Obviously from the undisputed facts, the bank took the notes in good faith and is a holder in due course.

Each defendant admits that he obtained the money in accordance with the provisions of the note, and under the undisputed facts none of the defendants was under such incapacity or duress as would render the note or notes a nullity. There was no illegality of the transaction between the bank and the individual borrowers. There were no misrepresentations by the bank which induced any of the defendants to execute his note “with neither knowledge nor reasonable opportunity to obtain knowledge of its character or its essential terms.” Only fraud as to nature of instrument itself is a defense to action by a holder in due course, and even if Hall had made false statements or concealed facts relative to the sale of the corporations to Investors Thrift, the same is not a defense to the notes.

The motion of plaintiff for summary judgment should be granted, and judgment entered granting the motion and recovery by plaintiff against the individual defendant or defendants in each of the cases for the amount due, including interest as provided in the note or notes, together with costs.
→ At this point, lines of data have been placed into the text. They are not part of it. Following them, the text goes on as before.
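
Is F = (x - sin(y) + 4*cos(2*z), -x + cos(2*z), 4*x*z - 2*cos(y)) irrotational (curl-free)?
No, ∇×F = (2*sin(y) + 2*sin(2*z), -4*z - 8*sin(2*z), cos(y) - 1)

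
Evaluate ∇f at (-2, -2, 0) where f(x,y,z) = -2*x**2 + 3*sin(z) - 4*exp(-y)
(8, 4*exp(2), 3)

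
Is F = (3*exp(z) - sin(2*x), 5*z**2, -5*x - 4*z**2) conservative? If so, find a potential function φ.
No, ∇×F = (-10*z, 3*exp(z) + 5, 0) ≠ 0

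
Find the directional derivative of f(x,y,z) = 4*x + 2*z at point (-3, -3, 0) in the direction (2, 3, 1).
5*sqrt(14)/7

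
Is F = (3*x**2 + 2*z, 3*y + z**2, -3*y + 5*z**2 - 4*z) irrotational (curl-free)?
No, ∇×F = (-2*z - 3, 2, 0)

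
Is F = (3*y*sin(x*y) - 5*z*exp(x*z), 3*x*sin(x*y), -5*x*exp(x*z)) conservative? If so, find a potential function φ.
Yes, F is conservative. φ = -5*exp(x*z) - 3*cos(x*y)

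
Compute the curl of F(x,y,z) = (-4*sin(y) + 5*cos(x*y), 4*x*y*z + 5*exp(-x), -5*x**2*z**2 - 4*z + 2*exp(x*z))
(-4*x*y, 2*z*(5*x*z - exp(x*z)), 5*x*sin(x*y) + 4*y*z + 4*cos(y) - 5*exp(-x))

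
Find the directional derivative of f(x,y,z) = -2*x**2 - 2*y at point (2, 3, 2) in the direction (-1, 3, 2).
sqrt(14)/7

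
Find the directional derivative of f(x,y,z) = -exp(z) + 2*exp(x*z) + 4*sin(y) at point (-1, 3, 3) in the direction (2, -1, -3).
sqrt(14)*(18 - 4*exp(3)*cos(3) + 3*exp(6))*exp(-3)/14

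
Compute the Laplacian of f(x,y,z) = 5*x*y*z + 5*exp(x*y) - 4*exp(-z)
(5*(x**2 + y**2)*exp(x*y + z) - 4)*exp(-z)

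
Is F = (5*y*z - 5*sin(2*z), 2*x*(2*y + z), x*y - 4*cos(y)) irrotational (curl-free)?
No, ∇×F = (-x + 4*sin(y), 4*y - 10*cos(2*z), 4*y - 3*z)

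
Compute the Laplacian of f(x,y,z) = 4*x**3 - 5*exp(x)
24*x - 5*exp(x)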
Counsel for plaintiff will prepare and submit precedent in each case to counsel for defendants for approval as to form and amount. 
      
      . In support of the contentions thus made, the plaintiff cited Ark.Stat.Ann., §§ 85-3-302 and 85-3-305, defining a holder in due course; Poch v. Taylor (1932), 186 Ark. 700, 55 S.W.2d 74; Great American Indemnity Co. v. First National Bank (10 Cir. 1938); 100 F.2d 763; Anderson v. General American Life Ins. Co. (6 Cir. 1944), 141 F.2d 898; Schram v. Burt (6 Cir. 1940), 111 F.24 557, in which the court at page 564 quoted from Farmers’ & Merchants’ National Bank of Fremont, Neb. v. Smith, 8 Cir., 77 F. 129; Sebastian County Bank v. Gann (1915), 121 Ark. 115, 180 S.W. 754, on waiver of defense of fraud; and Harrington v. Citizens’ Investment & Security Co. (1923), 160 Ark. 320, 245 S.W. 831.